Véritable puits de savoir en ce qui concerne ce breuvage ancestral, René Wanner raconte: «Saviez-vous qu’en 1905, avant l’interdiction votée en 1908, il y avait onze distilleries à Genève? A l’époque, on distillait 500’000 litres d’absinthe par an! Contre un million dans le canton de Neuchâtel, avec 600’000 litres rien que dans le Val-de-Travers.» Des chiffres qui faisaient de Genève le deuxième canton producteur d’absinthe en Suisse.

Retour de la «fée verte» à Genève en 2006

Ce patrimoine méconnu, René Wanner est très fier de l’avoir ravivé. «J’ai ressuscité l’absinthe dans le canton en mai 2006. J’étais le premier et le seul à ce jour», clame-t-il. A cette époque, après presque un siècle de prohibition et du coup de contrebande, la «fée verte», comme on la surnomme, fait son retour officiel.

Dépositaire d’un savoir-faire recueilli auprès des anciens trafiquants, l’ex-policier à la retraite s’installe à la distillerie de Saconnex-d’Arve afin de produire le célèbre élixir, à coups de 1000 à 1500 litres par an.

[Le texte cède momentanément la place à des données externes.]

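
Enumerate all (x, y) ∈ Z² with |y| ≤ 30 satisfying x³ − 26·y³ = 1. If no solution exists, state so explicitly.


The equation is x³ - 26y³ = 1. For fixed y, x³ = 26·y³ + 1, so a solution requires the RHS to be a perfect cube.
Strategy: iterate y from -30 to 30, compute RHS = 26·y³ + 1, and check whether it is a (positive or negative) perfect cube.
Check small values of y:
  y = 0: RHS = 1 = (1)³ ⇒ x = 1 works.
  y = 1: RHS = 27 = (3)³ ⇒ x = 3 works.
  y = -1: RHS = -25 is not a perfect cube.
  y = 2: RHS = 209 is not a perfect cube.
  y = -2: RHS = -207 is not a perfect cube.
  y = 3: RHS = 703 is not a perfect cube.
  y = -3: RHS = -701 is not a perfect cube.
Continuing the search up to |y| = 30 finds no further solutions beyond those listed.
Collected solutions: (1, 0), (3, 1).

Solutions (with |y| ≤ 30): (1, 0), (3, 1).


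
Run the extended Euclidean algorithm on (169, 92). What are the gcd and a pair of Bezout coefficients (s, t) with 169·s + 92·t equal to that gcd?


Euclidean algorithm on (169, 92) — divide until remainder is 0:
  169 = 1 · 92 + 77
  92 = 1 · 77 + 15
  77 = 5 · 15 + 2
  15 = 7 · 2 + 1
  2 = 2 · 1 + 0
gcd(169, 92) = 1.
Track Bezout coefficients alongside the remainders: start with r₀ = 169 = a·1 + b·0 (s = 1, t = 0) and r₁ = 92 = a·0 + b·1 (s = 0, t = 1); each new remainder r_{k+1} = r_{k-1} − q_k·r_k inherits s_{k+1} = s_{k-1} − q_k·s_k, t_{k+1} = t_{k-1} − q_k·t_k, so r_k = a·s_k + b·t_k at every step:
  q = 1: r = 77, s = 1 − 1·0 = 1, t = 0 − 1·1 = -1  (check: 169·1 + 92·(-1) = 77)
  q = 1: r = 15, s = 0 − 1·1 = -1, t = 1 − 1·(-1) = 2  (check: 169·(-1) + 92·2 = 15)
  q = 5: r = 2, s = 1 − 5·(-1) = 6, t = -1 − 5·2 = -11  (check: 169·6 + 92·(-11) = 2)
  q = 7: r = 1, s = -1 − 7·6 = -43, t = 2 − 7·(-11) = 79  (check: 169·(-43) + 92·79 = 1)
The row with r = 1 (the gcd) gives the Bezout coefficients s = -43, t = 79.
Result: 169 · (-43) + 92 · (79) = 1.

gcd(169, 92) = 1; s = -43, t = 79 (check: 169·(-43) + 92·79 = 1).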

Ainsi naît sa société, Absintissimo.

Au fil des années, René Wanner crée la Bleue à Fernand, la Fée de la Rade ou encore la 68...harde. Et remporte de nombreux prix. «Plus de 160 médailles en tout, précise-t-il. Dont près de la moitié en or! En septembre 2019, j’ai été nommé distillateur de l’année au concours national DistiSuisse.»

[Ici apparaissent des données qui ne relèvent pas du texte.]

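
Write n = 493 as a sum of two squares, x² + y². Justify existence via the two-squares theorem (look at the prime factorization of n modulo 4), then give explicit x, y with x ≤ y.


Step 1: Factor n = 493 = 17 · 29.
Step 2: Check the mod-4 condition on each prime factor: 17 ≡ 1 (mod 4), exponent 1; 29 ≡ 1 (mod 4), exponent 1.
All primes ≡ 3 (mod 4) appear to even exponent (or don't appear), so by the two-squares theorem n IS expressible as a sum of two squares.
Step 3: Build a representation. Here n = 17 · 29 is a product of primes ≡ 1 (mod 4). Each prime p ≡ 1 (mod 4) is itself a sum of two squares; find a² by testing p − a² for a perfect square:
  17: 17 − 1² = 16 = 4² ⇒ 17 = 1² + 4².
  29: 29 − 1² = 28, 29 − 2² = 25 = 5² ⇒ 29 = 2² + 5².
  Combine using the Brahmagupta–Fibonacci identity (a² + b²)(c² + d²) = (ac − bd)² + (ad + bc)² = (ac + bd)² + (ad − bc)²:
  17 · 29 = 493: from (1² + 4²)(2² + 5²), take (1·2 − 4·5, 1·5 + 4·2) = (2 − 20, 5 + 8) = (-18, 13); dropping signs (only squares matter) gives (18, 13); check 18² + 13² = 324 + 169 = 493 ✓.
Step 4: Order so x ≤ y and verify: 13² + 18² = 169 + 324 = 493 = n. ✓

n = 493 = 13² + 18² (one valid representation with x ≤ y).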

Son bar chez Luc Barthassat

Un sacré parcours qu’il regrette de voir s’achever en queue de poisson. «Je me suis battu pour ce patrimoine et pour la distillerie. C’est vraiment du gâchis!» poursuit-il, visiblement affecté.

Essayant de garder espoir, René Wanner s’est lancé dans la recherche d’un local de 40 à 50 m2, «pour y ouvrir une Distillery & Spirit Academy. Je voudrais transmettre mon savoir-faire. Les gens viendraient distiller leur propre absinthe ou leur gin et repartiraient avec leur bouteille.» Et le septuagénaire d’évoquer aussi «un musée genevois de l’absinthe. J’ai du matériel ancien que l’on ne trouve nulle part ailleurs. Et aussi des vidéos où Fernand raconte la prohibition.» En attendant, son stock de bouteilles a trouvé refuge chez des amis et son impressionnant bar chez le conseiller municipal Luc Barthassat.

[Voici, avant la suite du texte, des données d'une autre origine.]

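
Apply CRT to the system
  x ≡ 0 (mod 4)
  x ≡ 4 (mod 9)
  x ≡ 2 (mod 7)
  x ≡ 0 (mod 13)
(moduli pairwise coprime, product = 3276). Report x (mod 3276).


Product of moduli M = 4 · 9 · 7 · 13 = 3276.
Merge one congruence at a time:
  Start: x ≡ 0 (mod 4).
  Combine with x ≡ 4 (mod 9); new modulus lcm = 36.
    Write x = 0 + 4·t and substitute into x ≡ 4 (mod 9): 4·t ≡ 4 − 0 = 4 (mod 9).
    The inverse of 4 mod 9 is 7 (since 4·7 = 28 = 3·9 + 1), so t ≡ 7·4 = 28 ≡ 1 (mod 9).
    Then x = 0 + 4·1 = 4, valid modulo lcm(4, 9) = 36: x ≡ 4 (mod 36).
  Combine with x ≡ 2 (mod 7); new modulus lcm = 252.
    Write x = 4 + 36·t and substitute into x ≡ 2 (mod 7): 36·t ≡ 2 − 4 = -2 (mod 7).
    Reduce coefficients mod 7: 1·t ≡ 5 (mod 7).
    So t ≡ 5 (mod 7).
    Then x = 4 + 36·5 = 184, valid modulo lcm(36, 7) = 252: x ≡ 184 (mod 252).
  Combine with x ≡ 0 (mod 13); new modulus lcm = 3276.
    Write x = 184 + 252·t and substitute into x ≡ 0 (mod 13): 252·t ≡ 0 − 184 = -184 (mod 13).
    Reduce coefficients mod 13: 5·t ≡ 11 (mod 13).
    The inverse of 5 mod 13 is 8 (since 5·8 = 40 = 3·13 + 1), so t ≡ 8·11 = 88 ≡ 10 (mod 13).
    Then x = 184 + 252·10 = 2704, valid modulo lcm(252, 13) = 3276: x ≡ 2704 (mod 3276).
Verify against each original: 2704 mod 4 = 0, 2704 mod 9 = 4, 2704 mod 7 = 2, 2704 mod 13 = 0.

x ≡ 2704 (mod 3276).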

Une distillerie bourrée d’amiante

Si René Wanner affirme avoir été «mis à la porte», la municipalité de Plan-les-Ouates, propriétaire de la distillerie depuis 2015, assure avoir géré l’affaire dans les règles et s’être montrée très patiente. «Le bâtiment a un problème d’amiante dans la toiture», indique Mario Rodriguez, conseiller administratif chargé notamment de l’Environnement et du Génie civil. Une situation insalubre que le distillateur René Wanner a lui-même dénoncée.

De quoi inciter, en 2019, le Service de l’air, du bruit et des rayonnements non ionisants (Sabra) à interdire l’accès à la distillerie au public et à exiger des travaux d’assainissement. La municipalité s’est finalement prononcée en faveur d’une réhabilitation complète de la distillerie. «Les travaux envisagés induisaient une hausse du loyer pour chaque utilisateur, soit pour M. Wanner une augmentation de 300 à 900 francs», indique Mario Rodriguez. «En juillet 2018, la municipalité nous a annoncé un triplement du loyer alors qu’il ne s’agissait à ce moment-là que de travaux de mise en conformité qui ne réglaient pas le problème de l’amiante», s’insurge le distillateur.

Suite à ce désaccord, la commune dénonce le bail de René Wanner et lui indique qu’il doit quitter les lieux le 31 mars 2020. En raison de problèmes de santé du septuagénaire puis de la survenue du Covid-19, le délai est reporté au 30 juin. «Mais, en août, rien n’avait bougé, indique le conseiller administratif. Nous avons donc saisi le tribunal des baux et loyers afin d’arrêter une date définitive.» Celui-ci l’a fixée au 31 mars 2021. L’état des lieux de sortie a finalement eu lieu le 12 avril. «Je regrette qu’on n’ait pas pu en causer et négocier tranquillement», souffle René Wanner, amer. Quant aux travaux de réfection du bâtiment, ils sont agendés à fin 2021, début 2022.